On belief, Tetlock and Gardner are less nuanced. They somewhat dichotomise beliefs and ideology with that of rational, objective clarity and accurate foresight. Rather than finding “meaning” in events or circumstances, they emphasise their rejection of determinism. Rather, they embrace the probabilistic mindset that says several outcomes could have been possible, and a certain event or outcome is one of many. To echo Kurt Vonnegut, it is precisely the attitude of “Why me? Why not me?” Ultimately, they do convincingly illustrate why beliefs can sometimes hinder self-critical thought: where beliefs are overly emotionally invested in and treasured to be protected, rather than rationally examined.

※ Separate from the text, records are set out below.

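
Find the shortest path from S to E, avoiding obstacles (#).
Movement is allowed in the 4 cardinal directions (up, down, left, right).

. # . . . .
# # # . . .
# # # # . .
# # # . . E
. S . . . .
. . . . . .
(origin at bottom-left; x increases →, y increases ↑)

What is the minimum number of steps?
5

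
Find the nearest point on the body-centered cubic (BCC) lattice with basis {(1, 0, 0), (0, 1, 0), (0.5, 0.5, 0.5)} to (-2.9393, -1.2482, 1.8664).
(-3, -1, 2)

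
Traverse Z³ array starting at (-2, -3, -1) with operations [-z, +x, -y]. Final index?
(-1, -4, -2)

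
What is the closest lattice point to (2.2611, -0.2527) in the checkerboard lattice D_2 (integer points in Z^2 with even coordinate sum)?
(2, 0)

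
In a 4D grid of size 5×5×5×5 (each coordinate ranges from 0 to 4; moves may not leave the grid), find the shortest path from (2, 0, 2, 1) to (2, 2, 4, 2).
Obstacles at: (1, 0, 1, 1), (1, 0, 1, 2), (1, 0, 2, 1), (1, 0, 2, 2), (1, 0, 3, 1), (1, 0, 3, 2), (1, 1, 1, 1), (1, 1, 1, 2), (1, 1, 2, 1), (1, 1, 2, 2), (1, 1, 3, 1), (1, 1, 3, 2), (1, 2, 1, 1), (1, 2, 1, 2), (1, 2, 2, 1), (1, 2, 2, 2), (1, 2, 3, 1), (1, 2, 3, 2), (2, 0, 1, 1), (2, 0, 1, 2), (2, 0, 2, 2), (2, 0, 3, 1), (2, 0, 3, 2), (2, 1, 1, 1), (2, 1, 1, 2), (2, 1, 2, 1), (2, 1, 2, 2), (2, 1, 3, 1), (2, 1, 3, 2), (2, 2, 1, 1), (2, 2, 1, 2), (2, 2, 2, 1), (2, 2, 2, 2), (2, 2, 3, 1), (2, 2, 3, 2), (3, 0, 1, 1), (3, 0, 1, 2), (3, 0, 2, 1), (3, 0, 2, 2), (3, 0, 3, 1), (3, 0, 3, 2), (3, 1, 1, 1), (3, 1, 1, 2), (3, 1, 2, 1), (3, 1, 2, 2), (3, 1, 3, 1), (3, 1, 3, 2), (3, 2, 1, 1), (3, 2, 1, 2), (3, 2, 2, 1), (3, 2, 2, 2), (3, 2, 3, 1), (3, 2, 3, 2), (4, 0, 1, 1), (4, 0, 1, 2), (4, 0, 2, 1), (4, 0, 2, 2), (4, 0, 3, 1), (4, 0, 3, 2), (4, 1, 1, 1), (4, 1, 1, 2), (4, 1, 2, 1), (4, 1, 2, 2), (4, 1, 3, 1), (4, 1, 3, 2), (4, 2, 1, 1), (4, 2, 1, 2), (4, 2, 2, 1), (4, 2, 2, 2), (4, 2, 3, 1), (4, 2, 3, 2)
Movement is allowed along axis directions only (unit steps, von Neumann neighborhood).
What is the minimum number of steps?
7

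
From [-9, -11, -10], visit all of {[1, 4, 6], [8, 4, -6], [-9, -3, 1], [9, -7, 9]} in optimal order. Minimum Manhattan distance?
87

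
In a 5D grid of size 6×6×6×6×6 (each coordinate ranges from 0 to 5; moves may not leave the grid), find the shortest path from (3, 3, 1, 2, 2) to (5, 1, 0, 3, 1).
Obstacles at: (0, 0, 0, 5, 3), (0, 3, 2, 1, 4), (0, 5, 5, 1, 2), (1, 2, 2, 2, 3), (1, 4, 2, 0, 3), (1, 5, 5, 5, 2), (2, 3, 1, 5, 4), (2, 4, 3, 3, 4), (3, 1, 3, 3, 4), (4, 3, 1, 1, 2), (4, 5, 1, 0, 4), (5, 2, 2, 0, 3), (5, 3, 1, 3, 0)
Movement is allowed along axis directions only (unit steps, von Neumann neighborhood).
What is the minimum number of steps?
7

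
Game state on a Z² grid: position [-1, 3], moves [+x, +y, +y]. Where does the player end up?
(0, 5)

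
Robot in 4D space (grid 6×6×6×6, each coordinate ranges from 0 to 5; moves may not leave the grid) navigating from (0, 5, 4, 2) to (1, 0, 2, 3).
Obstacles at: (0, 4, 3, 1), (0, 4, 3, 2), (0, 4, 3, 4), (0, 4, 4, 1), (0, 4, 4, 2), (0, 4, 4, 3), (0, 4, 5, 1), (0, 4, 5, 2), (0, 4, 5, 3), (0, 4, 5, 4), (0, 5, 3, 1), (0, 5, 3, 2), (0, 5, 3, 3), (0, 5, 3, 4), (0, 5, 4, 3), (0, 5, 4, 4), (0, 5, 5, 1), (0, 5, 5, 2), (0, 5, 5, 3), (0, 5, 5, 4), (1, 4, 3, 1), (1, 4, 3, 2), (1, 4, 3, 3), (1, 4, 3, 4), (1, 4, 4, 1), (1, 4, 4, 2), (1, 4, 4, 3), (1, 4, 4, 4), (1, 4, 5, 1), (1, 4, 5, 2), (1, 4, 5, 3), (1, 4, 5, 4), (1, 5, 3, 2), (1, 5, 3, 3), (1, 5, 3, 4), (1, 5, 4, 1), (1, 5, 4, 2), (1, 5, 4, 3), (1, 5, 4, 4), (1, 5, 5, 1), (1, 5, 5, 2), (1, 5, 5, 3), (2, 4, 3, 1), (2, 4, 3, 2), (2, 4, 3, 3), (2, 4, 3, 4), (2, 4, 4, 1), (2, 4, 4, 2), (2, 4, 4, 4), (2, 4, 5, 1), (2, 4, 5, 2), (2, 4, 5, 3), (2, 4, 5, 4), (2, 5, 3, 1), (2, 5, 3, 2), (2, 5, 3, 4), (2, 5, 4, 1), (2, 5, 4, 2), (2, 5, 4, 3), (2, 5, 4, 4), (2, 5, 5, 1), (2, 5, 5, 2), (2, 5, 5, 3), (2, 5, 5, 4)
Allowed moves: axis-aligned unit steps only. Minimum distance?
13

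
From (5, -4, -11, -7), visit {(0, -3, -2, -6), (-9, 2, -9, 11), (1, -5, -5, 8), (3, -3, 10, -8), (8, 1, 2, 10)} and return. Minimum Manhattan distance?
148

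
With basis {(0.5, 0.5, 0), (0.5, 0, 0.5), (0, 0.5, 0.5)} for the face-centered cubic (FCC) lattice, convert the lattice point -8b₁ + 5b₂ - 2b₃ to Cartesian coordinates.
(-1.5, -5, 1.5)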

While dealing with critical challenges to their work, Tetlock and Gardner ultimately concede that superforecasting is limited to 5-10 years of foresight and cannot predict highly improbably consequential events. Arguably, there is a debate on how grey these “black swans” really are, and whether improbable events always have some form of precedent, which works in Tetlock and Gardner’s favour. On some level, one cannot help but finish Superforecasting with a newly acquired mass of insight, history lessons and a structured framework to view the world.

But on another level, one also finished the book left wondering about the elephant in the room — the automation of superforecasting. If, according to Tetlock and Gardner, most of the equation is reliant on data — it seems futile to dedicate a book to superforecasting without considering the potential of algorithmic superforecasters. Granted, they mention prediction markets and touch on the power harnessed by Big Data, but still shy away from discussing how important human thinking really is to the art itself, and whether it can survive. Against the backdrop of machine and deep learning, AI forecasting (already used in judicial contexts to predict the outcome of court trials) is very likely the future of security, politics and economics.

Although an unfortunate omission, Superforecasting qualifies as an important blueprint to analyse, predict and prepare for our near future.